Pauly: It’s happened. We’ve come to the point of being comfortable enough to be like, "Alright, why are you saying that? Let me hear you out. Why don’t you like it? Am I just an idiot for liking it?" It used to be like, "Come on man, it’s good." It’s not even a nine times out of 10 thing, it’s a 10 times out of 10 thing, where that person who doesn’t like it is always right.
Hansen: And that’s the other thing we’ve all begun to realize with each other. Before we were in Pentimento, or before we were all in bands, we were all music listeners who could objectively identify things about music that we liked and didn’t like. If I could give advice to any band in the world, it’s remember that you are a music listener and think about what you like to listen to. I get it, playing your double bass pedal as fast as you can for three minutes is super fun, but is that what you want to listen to as well. It’s like, think about if you had to listen to your own band, if you were confined to a desert island, think about if the only thing you had to listen to was your own record, would you want to cut your head off and throw it across the street? Or would you be like, "No this is awesome, I really like it." I really like when bands say they’re their own favorite band, because that means you’re really fucking doing it.

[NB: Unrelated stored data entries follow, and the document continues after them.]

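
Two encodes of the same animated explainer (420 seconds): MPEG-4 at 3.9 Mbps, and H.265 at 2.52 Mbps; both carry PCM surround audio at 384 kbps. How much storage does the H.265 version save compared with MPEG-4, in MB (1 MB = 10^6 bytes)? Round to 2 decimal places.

Audio: 384 kbps = 0.384 Mbps.
MPEG-4: 4.284 Mbps × 420 s = 1799.3 Mb = 224.910 MB.
H.265: 2.904 Mbps × 420 s = 1219.7 Mb = 152.460 MB.
Saving: 224.910 − 152.460 = 72.450 MB.

72.45 MB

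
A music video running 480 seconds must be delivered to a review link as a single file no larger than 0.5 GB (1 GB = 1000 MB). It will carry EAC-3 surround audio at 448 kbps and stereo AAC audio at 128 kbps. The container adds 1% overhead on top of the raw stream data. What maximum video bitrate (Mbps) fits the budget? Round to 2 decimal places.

Budget: 0.5 GB = 4000.0 Mb.
Stream payload after overhead: 4000.0 / 1.01 = 3960.4 Mb.
Total bitrate budget: 3960.4 Mb / 480 s = 8.251 Mbps.
Audio total: 448 + 128 = 576 kbps = 0.576 Mbps.
Video: 8.251 − 0.576 = 7.675 Mbps.

7.67 Mbps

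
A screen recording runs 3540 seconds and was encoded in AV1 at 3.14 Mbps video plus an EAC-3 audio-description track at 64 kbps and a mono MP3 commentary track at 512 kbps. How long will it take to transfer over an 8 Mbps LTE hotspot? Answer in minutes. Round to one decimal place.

27.4 minutes

Audio total: 64 + 512 = 576 kbps = 0.576 Mbps.
Total bitrate: 3.716 Mbps.
File: 3.716 Mbps × 3540 s = 13154.6 Mb.
At 8 Mbps: 13154.6 / 8 = 1644.3 s ≈ 27.4 minutes.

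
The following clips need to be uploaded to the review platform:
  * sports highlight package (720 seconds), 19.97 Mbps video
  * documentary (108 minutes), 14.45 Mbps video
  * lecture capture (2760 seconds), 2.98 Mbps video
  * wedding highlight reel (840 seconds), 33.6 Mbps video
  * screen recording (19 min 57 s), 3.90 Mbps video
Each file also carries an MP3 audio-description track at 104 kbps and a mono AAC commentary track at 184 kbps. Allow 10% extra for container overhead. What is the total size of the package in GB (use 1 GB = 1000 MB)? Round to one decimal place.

Audio total: 104 + 184 = 288 kbps = 0.288 Mbps.
sports highlight package: 20.258 Mbps × 720 s × 1.10 = 16044.3 Mb
documentary: 14.738 Mbps × 6480 s × 1.10 = 105052.5 Mb
lecture capture: 3.268 Mbps × 2760 s × 1.10 = 9921.6 Mb
wedding highlight reel: 33.888 Mbps × 840 s × 1.10 = 31312.5 Mb
screen recording: 4.188 Mbps × 1197 s × 1.10 = 5514.3 Mb
Total: 167845.3 Mb = 20980.7 MB.
= 20.98 GB.

21.0 GB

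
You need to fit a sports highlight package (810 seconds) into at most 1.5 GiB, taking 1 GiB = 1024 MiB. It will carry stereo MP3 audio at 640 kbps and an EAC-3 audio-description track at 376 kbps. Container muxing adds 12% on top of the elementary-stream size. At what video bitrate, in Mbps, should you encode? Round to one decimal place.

13.2 Mbps

Budget: 1.5 GiB = 12884.9 Mb.
Stream payload after overhead: 12884.9 / 1.12 = 11504.4 Mb.
Total bitrate budget: 11504.4 Mb / 810 s = 14.203 Mbps.
Audio total: 640 + 376 = 1016 kbps = 1.016 Mbps.
Video: 14.203 − 1.016 = 13.187 Mbps.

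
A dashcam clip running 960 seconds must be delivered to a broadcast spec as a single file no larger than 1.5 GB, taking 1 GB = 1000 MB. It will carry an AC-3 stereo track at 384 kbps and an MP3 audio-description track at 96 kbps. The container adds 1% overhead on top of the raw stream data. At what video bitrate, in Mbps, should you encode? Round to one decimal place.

11.9 Mbps

Budget: 1.5 GB = 12000.0 Mb.
Stream payload after overhead: 12000.0 / 1.01 = 11881.2 Mb.
Total bitrate budget: 11881.2 Mb / 960 s = 12.376 Mbps.
Audio total: 384 + 96 = 480 kbps = 0.480 Mbps.
Video: 12.376 − 0.480 = 11.896 Mbps.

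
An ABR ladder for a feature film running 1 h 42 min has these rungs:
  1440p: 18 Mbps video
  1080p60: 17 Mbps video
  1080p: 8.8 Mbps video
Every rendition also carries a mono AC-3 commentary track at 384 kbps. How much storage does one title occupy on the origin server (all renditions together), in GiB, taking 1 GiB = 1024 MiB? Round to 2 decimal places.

1 h 42 min = 102 min = 6120 s
Audio: 384 kbps = 0.384 Mbps.
Sum of rendition bitrates: (18+0.384) + (17+0.384) + (8.8+0.384) = 44.952 Mbps.
× 6120 s = 275,106 Mb = 34,388 MB = 32.03 GiB.

32.03 GiB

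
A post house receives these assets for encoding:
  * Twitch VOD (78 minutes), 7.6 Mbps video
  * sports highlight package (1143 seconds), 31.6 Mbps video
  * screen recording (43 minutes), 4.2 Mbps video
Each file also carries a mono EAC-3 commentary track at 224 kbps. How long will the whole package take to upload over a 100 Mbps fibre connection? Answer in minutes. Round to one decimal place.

Audio: 224 kbps = 0.224 Mbps.
Twitch VOD: 7.824 Mbps × 4680 s = 36616.3 Mb
sports highlight package: 31.824 Mbps × 1143 s = 36374.8 Mb
screen recording: 4.424 Mbps × 2580 s = 11413.9 Mb
Total: 84405.1 Mb = 10550.6 MB.
At 100 Mbps: 84405.1 / 100 = 844 s ≈ 14.1 minutes.

14.1 minutes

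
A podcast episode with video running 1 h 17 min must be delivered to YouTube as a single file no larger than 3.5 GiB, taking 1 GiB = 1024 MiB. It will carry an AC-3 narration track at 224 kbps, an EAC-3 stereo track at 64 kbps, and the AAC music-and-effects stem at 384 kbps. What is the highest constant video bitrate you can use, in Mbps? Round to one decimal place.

5.8 Mbps

Budget: 3.5 GiB = 30064.8 Mb.
1 h 17 min = 77 min = 4620 s
Total bitrate budget: 30064.8 Mb / 4620 s = 6.508 Mbps.
Audio total: 224 + 64 + 384 = 672 kbps = 0.672 Mbps.
Video: 6.508 − 0.672 = 5.836 Mbps.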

Would you say that you’re there or getting there?
Hansen: We’re getting there. Being your own favorite band?
Pauly: Oh that’s a good question. I think that what bums me out that I have personally learned throughout this experience is that there are so many bands that hate their music, but they just know it’s going to work right now, so they cash in and try to be the biggest band. That is a bummer to me, because one thing we’ve always done is since the beginning of the band is not think about trying to have a plan of attack of making music and being a certain band. It was just about being playing chords we really like and we can play and here we go.

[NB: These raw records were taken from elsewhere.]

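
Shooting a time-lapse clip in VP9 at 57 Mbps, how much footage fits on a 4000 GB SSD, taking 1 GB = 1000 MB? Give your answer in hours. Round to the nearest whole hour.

156 hours

Capacity: 4000 GB = 32,000,000 Mb.
Recording time: 32,000,000 / 57.000 = 561,404 s ≈ 156 hours.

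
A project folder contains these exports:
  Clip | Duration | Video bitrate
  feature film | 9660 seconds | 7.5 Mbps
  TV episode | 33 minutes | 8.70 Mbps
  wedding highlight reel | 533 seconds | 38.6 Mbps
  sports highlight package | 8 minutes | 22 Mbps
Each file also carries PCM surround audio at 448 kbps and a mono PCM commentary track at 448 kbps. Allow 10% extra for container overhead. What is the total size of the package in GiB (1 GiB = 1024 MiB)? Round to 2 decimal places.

Audio total: 448 + 448 = 896 kbps = 0.896 Mbps.
feature film: 8.396 Mbps × 9660 s × 1.10 = 89215.9 Mb
TV episode: 9.596 Mbps × 1980 s × 1.10 = 20900.1 Mb
wedding highlight reel: 39.496 Mbps × 533 s × 1.10 = 23156.5 Mb
sports highlight package: 22.896 Mbps × 480 s × 1.10 = 12089.1 Mb
Total: 145361.6 Mb = 18170.2 MB.
= 16.92 GiB.

16.92 GiB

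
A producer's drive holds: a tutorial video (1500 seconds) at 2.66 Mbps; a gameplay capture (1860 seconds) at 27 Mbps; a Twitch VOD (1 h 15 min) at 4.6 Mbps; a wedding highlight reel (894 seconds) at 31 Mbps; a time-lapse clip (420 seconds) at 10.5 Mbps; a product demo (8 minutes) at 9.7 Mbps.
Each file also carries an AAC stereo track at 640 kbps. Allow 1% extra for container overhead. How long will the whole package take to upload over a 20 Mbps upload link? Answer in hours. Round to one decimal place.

1.7 hours

Audio: 640 kbps = 0.640 Mbps.
tutorial video: 3.300 Mbps × 1500 s × 1.01 = 4999.5 Mb
gameplay capture: 27.640 Mbps × 1860 s × 1.01 = 51924.5 Mb
Twitch VOD: 5.240 Mbps × 4500 s × 1.01 = 23815.8 Mb
wedding highlight reel: 31.640 Mbps × 894 s × 1.01 = 28569.0 Mb
time-lapse clip: 11.140 Mbps × 420 s × 1.01 = 4725.6 Mb
product demo: 10.340 Mbps × 480 s × 1.01 = 5012.8 Mb
Total: 119047.2 Mb = 14880.9 MB.
At 20 Mbps: 119047.2 / 20 = 5952 s ≈ 1.65 hours.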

Ciato: We started playing music because we felt something when we did it, because that experience was real, and I think the moment when it stops becoming real and you don’t feel it anymore, for me, then stop. If that feeling isn’t there, it’s not something I should be doing. In regards to that, hypothetically you being playing in front a million people all the time, what would you do?

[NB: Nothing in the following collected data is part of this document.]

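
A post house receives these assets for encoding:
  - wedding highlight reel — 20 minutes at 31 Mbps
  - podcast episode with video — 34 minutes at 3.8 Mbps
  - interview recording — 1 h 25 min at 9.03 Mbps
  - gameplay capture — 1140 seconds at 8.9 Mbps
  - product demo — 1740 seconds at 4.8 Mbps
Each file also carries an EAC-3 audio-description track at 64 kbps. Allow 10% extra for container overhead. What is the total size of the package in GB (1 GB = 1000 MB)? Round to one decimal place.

15.2 GB

Audio: 64 kbps = 0.064 Mbps.
wedding highlight reel: 31.064 Mbps × 1200 s × 1.10 = 41004.5 Mb
podcast episode with video: 3.864 Mbps × 2040 s × 1.10 = 8670.8 Mb
interview recording: 9.094 Mbps × 5100 s × 1.10 = 51017.3 Mb
gameplay capture: 8.964 Mbps × 1140 s × 1.10 = 11240.9 Mb
product demo: 4.864 Mbps × 1740 s × 1.10 = 9309.7 Mb
Total: 121243.2 Mb = 15155.4 MB.
= 15.16 GB.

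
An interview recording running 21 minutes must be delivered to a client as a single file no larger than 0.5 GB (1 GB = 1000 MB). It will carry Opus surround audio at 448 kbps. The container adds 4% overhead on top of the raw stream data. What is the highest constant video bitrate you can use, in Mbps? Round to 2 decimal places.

Budget: 0.5 GB = 4000.0 Mb.
Stream payload after overhead: 4000.0 / 1.04 = 3846.2 Mb.
21 min = 1260 s
Total bitrate budget: 3846.2 Mb / 1260 s = 3.053 Mbps.
Audio: 448 kbps = 0.448 Mbps.
Video: 3.053 − 0.448 = 2.605 Mbps.

2.60 Mbps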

Hansen: I read an interview with Jimmy Eat World where the interviewer said, "Do you ever get tired of playing "The Middle"?" and he said, "Do I get tired of watching a few thousand people sing that song back to me every night? Are you crazy?"
Pauly: That my best friends and I when we were kids.
Hansen: That is one of those things. I can understand why bands are like my favorite, but it probably took me a minute to get there. If Pentimento were to end tomorrow, and I was bitter about it for a while, but a few months later I go, "Holy fuck, this is a perfect representation of what I was going through at a time, that part is so good, Jerry killed that." It always takes time no matter what. It would be few and far between that you hear a band and go, "That’s my favorite." For something like that to happen, it spans time and releases. But, I think we’re getting there.
Ciato: You know for me, making this music feels like a party, and what I want is for other people to feel that. I want our fans to feel like they’re a part of the party.